I wanted to ask about the voices of children you sometimes hear on the breeze of an evening, voices that whisper through pine needles. It seems common enough until the children laugh. If I took a class in ghosts, I would be told without a doubt that I was listening to the spirits of children and not to the voices of ghosts.
Ghosts, I have been told, are earth-bound. Spirits are not. I wanted to correct the person who informed me of this and ask whether she didn't mean soil-bound if the ghosts were in the yard.
I don't know how far away heaven is. Has heaven been snatched from earth to float away free and never return? Does it drift further and further out to stay? Not to know where heaven is must sound foolish to smart people who know these things, but I think the place in which spirits dwell is pretty close to here. And if the home of spirits isn't earth-bound, there's a regular road that will have them here and back again. It's not a long walk.
I think heaven is tied to earth. Or earth is tied to heaven.
Ghosts who are earth-bound move around. I hear they get on trains all the time. And ships. Ghosts in the backseats of cars are certainly bound to go somewhere when the cars move along. So I don't think earth-bound means tied in one place. It just must mean that ghosts are here. Well, so are spirits.

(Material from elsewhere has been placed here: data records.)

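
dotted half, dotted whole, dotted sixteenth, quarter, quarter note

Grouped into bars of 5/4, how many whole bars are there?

2

One bar of 5/4 = 40 thirty-second notes.
Express everything in thirty-second notes: dotted half = 24; dotted whole = 48; dotted sixteenth = 3; quarter = 8; quarter note = 8.
Total: 24 + 48 + 3 + 8 + 8 = 91.
91 ÷ 40 = 2 complete bars with 11 left over.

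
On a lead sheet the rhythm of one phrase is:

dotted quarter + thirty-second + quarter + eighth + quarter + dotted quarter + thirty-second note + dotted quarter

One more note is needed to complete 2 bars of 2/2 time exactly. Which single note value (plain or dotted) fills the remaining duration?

2 bars of 2/2 = 64 thirty-second notes.
In thirty-second notes: dotted quarter = 12; thirty-second = 1; quarter = 8; eighth = 4; quarter = 8; dotted quarter = 12; thirty-second note = 1; dotted quarter = 12.
Altogether 12 + 1 + 8 + 4 + 8 + 12 + 1 + 12 = 58.
Remaining: 64 − 58 = 6 thirty-second notes, which is a dotted eighth note.

dotted eighth note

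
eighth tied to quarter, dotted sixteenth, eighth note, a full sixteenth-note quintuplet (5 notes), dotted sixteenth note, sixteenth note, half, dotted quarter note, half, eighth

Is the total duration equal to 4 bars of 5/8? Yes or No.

One bar of 5/8 = 20 thirty-second notes, so 4 bars = 80.
Working in thirty-second notes: eighth tied to quarter (eighth + quarter) = 12; dotted sixteenth = 3; eighth note = 4; a full sixteenth-note quintuplet (5 notes) (five quintuplet sixteenths span one quarter) = 8; dotted sixteenth note = 3; sixteenth note = 2; half = 16; dotted quarter note = 12; half = 16; eighth = 4.
Altogether 12 + 3 + 4 + 8 + 3 + 2 + 16 + 12 + 16 + 4 = 80.
80 equals 80, so the answer is Yes.

Yes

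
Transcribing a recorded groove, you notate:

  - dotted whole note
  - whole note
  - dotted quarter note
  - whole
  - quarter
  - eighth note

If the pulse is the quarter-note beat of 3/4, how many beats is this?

One quarter-note beat = 2 eighth notes.
Working in eighth notes: dotted whole note = 12; whole note = 8; dotted quarter note = 3; whole = 8; quarter = 2; eighth note = 1.
Adding: 12 + 8 + 3 + 8 + 2 + 1 = 34.
34 ÷ 2 = 17 beats.

17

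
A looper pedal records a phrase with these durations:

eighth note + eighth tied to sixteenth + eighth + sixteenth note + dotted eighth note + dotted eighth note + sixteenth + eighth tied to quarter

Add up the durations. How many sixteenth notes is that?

21

Each duration in sixteenth notes: eighth note = 2; eighth tied to sixteenth (eighth + sixteenth) = 3; eighth = 2; sixteenth note = 1; dotted eighth note = 3; dotted eighth note = 3; sixteenth = 1; eighth tied to quarter (eighth + quarter) = 6.
Sum: 2 + 3 + 2 + 1 + 3 + 3 + 1 + 6 = 21 sixteenth notes.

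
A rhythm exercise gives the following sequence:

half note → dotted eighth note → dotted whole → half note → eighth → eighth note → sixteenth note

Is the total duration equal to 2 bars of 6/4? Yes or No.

Yes

One bar of 6/4 = 24 sixteenth notes, so 2 bars = 48.
Convert each value to sixteenth notes: half note = 8; dotted eighth note = 3; dotted whole = 24; half note = 8; eighth = 2; eighth note = 2; sixteenth note = 1.
Adding: 8 + 3 + 24 + 8 + 2 + 2 + 1 = 48.
48 equals 48, so the answer is Yes.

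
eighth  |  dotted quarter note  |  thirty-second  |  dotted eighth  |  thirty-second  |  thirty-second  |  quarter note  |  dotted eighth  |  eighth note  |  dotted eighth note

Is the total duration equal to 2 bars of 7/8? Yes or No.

No

One bar of 7/8 = 28 thirty-second notes, so 2 bars = 56.
Working in thirty-second notes: eighth = 4; dotted quarter note = 12; thirty-second = 1; dotted eighth = 6; thirty-second = 1; thirty-second = 1; quarter note = 8; dotted eighth = 6; eighth note = 4; dotted eighth note = 6.
Total: 4 + 12 + 1 + 6 + 1 + 1 + 8 + 6 + 4 + 6 = 49.
49 falls short of 56, so the answer is No.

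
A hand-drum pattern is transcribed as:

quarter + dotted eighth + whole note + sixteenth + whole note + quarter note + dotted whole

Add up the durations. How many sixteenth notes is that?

Working in sixteenth notes: quarter = 4; dotted eighth = 3; whole note = 16; sixteenth = 1; whole note = 16; quarter note = 4; dotted whole = 24.
Sum: 4 + 3 + 16 + 1 + 16 + 4 + 24 = 68 sixteenth notes.

68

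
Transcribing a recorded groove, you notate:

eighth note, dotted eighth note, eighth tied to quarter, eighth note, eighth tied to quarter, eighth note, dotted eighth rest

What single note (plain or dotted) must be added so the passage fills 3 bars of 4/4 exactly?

3 bars of 4/4 = 48 sixteenth notes.
Each duration in sixteenth notes: eighth note = 2; dotted eighth note = 3; eighth tied to quarter (eighth + quarter) = 6; eighth note = 2; eighth tied to quarter (eighth + quarter) = 6; eighth note = 2; dotted eighth rest = 3.
Altogether 2 + 3 + 6 + 2 + 6 + 2 + 3 = 24.
Remaining: 48 − 24 = 24 sixteenth notes, which is a dotted whole note.

dotted whole note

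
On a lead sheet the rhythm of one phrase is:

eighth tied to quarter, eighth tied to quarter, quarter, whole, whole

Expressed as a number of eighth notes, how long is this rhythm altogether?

Each duration in eighth notes: eighth tied to quarter (eighth + quarter) = 3; eighth tied to quarter (eighth + quarter) = 3; quarter = 2; whole = 8; whole = 8.
Total: 3 + 3 + 2 + 8 + 8 = 24 eighth notes.

24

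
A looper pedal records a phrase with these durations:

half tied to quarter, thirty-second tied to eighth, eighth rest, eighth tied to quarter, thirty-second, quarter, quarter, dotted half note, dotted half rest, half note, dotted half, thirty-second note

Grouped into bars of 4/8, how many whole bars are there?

9

One bar of 4/8 = 16 thirty-second notes.
In thirty-second notes: half tied to quarter (half + quarter) = 24; thirty-second tied to eighth (thirty-second + eighth) = 5; eighth rest = 4; eighth tied to quarter (eighth + quarter) = 12; thirty-second = 1; quarter = 8; quarter = 8; dotted half note = 24; dotted half rest = 24; half note = 16; dotted half = 24; thirty-second note = 1.
Total: 24 + 5 + 4 + 12 + 1 + 8 + 8 + 24 + 24 + 16 + 24 + 1 = 151.
151 ÷ 16 = 9 complete bars with 7 left over.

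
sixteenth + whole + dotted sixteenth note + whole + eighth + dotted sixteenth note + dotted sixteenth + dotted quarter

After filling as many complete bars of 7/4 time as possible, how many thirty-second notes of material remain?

One bar of 7/4 = 56 thirty-second notes.
Each duration in thirty-second notes: sixteenth = 2; whole = 32; dotted sixteenth note = 3; whole = 32; eighth = 4; dotted sixteenth note = 3; dotted sixteenth = 3; dotted quarter = 12.
Altogether 2 + 32 + 3 + 32 + 4 + 3 + 3 + 12 = 91.
91 ÷ 56 = 1 complete bar with 35 thirty-second notes remaining.

35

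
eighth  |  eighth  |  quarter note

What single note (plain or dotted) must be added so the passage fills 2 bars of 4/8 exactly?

2 bars of 4/8 = 8 eighth notes.
Working in eighth notes: eighth = 1; eighth = 1; quarter note = 2.
Total: 1 + 1 + 2 = 4.
Remaining: 8 − 4 = 4 eighth notes, which is a half note.

half note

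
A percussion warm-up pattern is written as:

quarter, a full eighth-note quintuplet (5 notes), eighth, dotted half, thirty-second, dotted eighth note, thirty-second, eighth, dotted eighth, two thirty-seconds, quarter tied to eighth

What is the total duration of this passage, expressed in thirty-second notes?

84

Convert each value to thirty-second notes: quarter = 8; a full eighth-note quintuplet (5 notes) (five quintuplet eighths span one half) = 16; eighth = 4; dotted half = 24; thirty-second = 1; dotted eighth note = 6; thirty-second = 1; eighth = 4; dotted eighth = 6; thirty-second = 1; thirty-second = 1; quarter tied to eighth (quarter + eighth) = 12.
Adding: 8 + 16 + 4 + 24 + 1 + 6 + 1 + 4 + 6 + 1 + 1 + 12 = 84 thirty-second notes.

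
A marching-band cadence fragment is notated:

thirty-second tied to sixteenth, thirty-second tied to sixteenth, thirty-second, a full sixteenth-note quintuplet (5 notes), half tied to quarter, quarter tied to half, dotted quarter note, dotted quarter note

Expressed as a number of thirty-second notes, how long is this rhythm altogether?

Convert each value to thirty-second notes: thirty-second tied to sixteenth (thirty-second + sixteenth) = 3; thirty-second tied to sixteenth (thirty-second + sixteenth) = 3; thirty-second = 1; a full sixteenth-note quintuplet (5 notes) (five quintuplet sixteenths span one quarter) = 8; half tied to quarter (half + quarter) = 24; quarter tied to half (quarter + half) = 24; dotted quarter note = 12; dotted quarter note = 12.
Altogether 3 + 3 + 1 + 8 + 24 + 24 + 12 + 12 = 87 thirty-second notes.

87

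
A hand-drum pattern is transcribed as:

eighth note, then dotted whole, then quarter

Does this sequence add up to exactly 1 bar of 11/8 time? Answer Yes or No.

One bar of 11/8 = 11 eighth notes.
Convert each value to eighth notes: eighth note = 1; dotted whole = 12; quarter = 2.
Altogether 1 + 12 + 2 = 15.
15 exceeds 11, so the answer is No.

No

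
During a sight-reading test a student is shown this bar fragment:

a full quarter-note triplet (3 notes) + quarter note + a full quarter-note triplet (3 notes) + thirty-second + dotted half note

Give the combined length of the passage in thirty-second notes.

65

Working in thirty-second notes: a full quarter-note triplet (3 notes) (three triplet quarters span one half) = 16; quarter note = 8; a full quarter-note triplet (3 notes) (three triplet quarters span one half) = 16; thirty-second = 1; dotted half note = 24.
Sum: 16 + 8 + 16 + 1 + 24 = 65 thirty-second notes.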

Ghosts and spirits both to me are ghosts. I truly can't make up my mind between. Perhaps it's best if neither were heard and ghosts were never seen. That's not the case. When a spirit of someone dead drops by to speak to you in a dream or to say a pretty word or two when you're walking the aisle at the grocery store in that hat you put on because your hair is a mess, well hell, that's a ghost to me.
And my grandmother's yard has snowball bushes in it. They grow in the dirt by the stone wall and bloom in the spring. You can't talk her out of it.